If $C$ and $K$ are symmetric convex bodies with $C\subset K$. Is it true that there is another symmetric convex body $B$ with $C \subset B \subset K$?

Question

Let $C$ and $K$ be symmetric convex bodies(i.e. unit balls of some norm in $\mathbb{R}^n$), with $C\subset K$ (strictly). I was wondering if is true that there is a different convex body $B$ such that

$$ C \subset B \subset K. $$

I can visually imagine this kind of picture but I couldn't prove it, I was thinking maybe using that $C$ and $K$ both come from norms, say $\lVert\cdot\rVert_{C}$ and $\lVert\cdot\rVert_{K}$ and try to construct a new norm $\lVert\cdot\rVert_{B}$, but couldn't think how. Can anyone help me?

Answer 1

What about the unit ball connected with $\Vert \cdot\Vert:=\frac12\left(\Vert \cdot\Vert_C+\Vert \cdot\Vert_K\right)$?

Answer 2

I'll give you two choices for $B$.

Let $K^\circ:=\{y\in\mathbb{R}^n: y^\top x\leq 1 \;\forall x\in K\}$ ("polar set of $K$"). For $\|\cdot\|$ a norm, let $\|y\|^\circ:=\sup\{y^\top x:\|x\|\leq 1\}$ ("dual norm").

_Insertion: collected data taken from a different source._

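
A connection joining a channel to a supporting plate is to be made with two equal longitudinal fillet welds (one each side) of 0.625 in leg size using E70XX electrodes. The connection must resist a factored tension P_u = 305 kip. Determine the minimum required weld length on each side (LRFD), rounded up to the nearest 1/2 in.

E70XX → F_EXX = 70 ksi.
Throat t_e = 0.707 × 0.625 = 0.4419 in.
φr_n = 0.75 × 0.6 × 70 × 0.4419 = 13.92 kip/in.
L_req = P_u / φr_n = 305 / 13.92 = 21.91 in total.
Per side: 21.91 / 2 = 10.96 in.
Round up → use L = 11 in on each side.

L = 11 in on each side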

1. Take $B=\frac{K+C}{2}:=\{\frac{x+y}{2}:x\in K,y\in C\}$. This corresponds to $\|\cdot\|_B=(\frac{1}{2}\|\cdot\|_K^\circ+\frac{1}{2}\|\cdot\|_C^\circ)^\circ$.

2. Take $B=(\frac{K^\circ + C^\circ}{2})^\circ$. This corresponds to $\|\cdot\|_B=\frac{1}{2}\|\cdot\|_K+\frac{1}{2}\|\cdot\|_C$.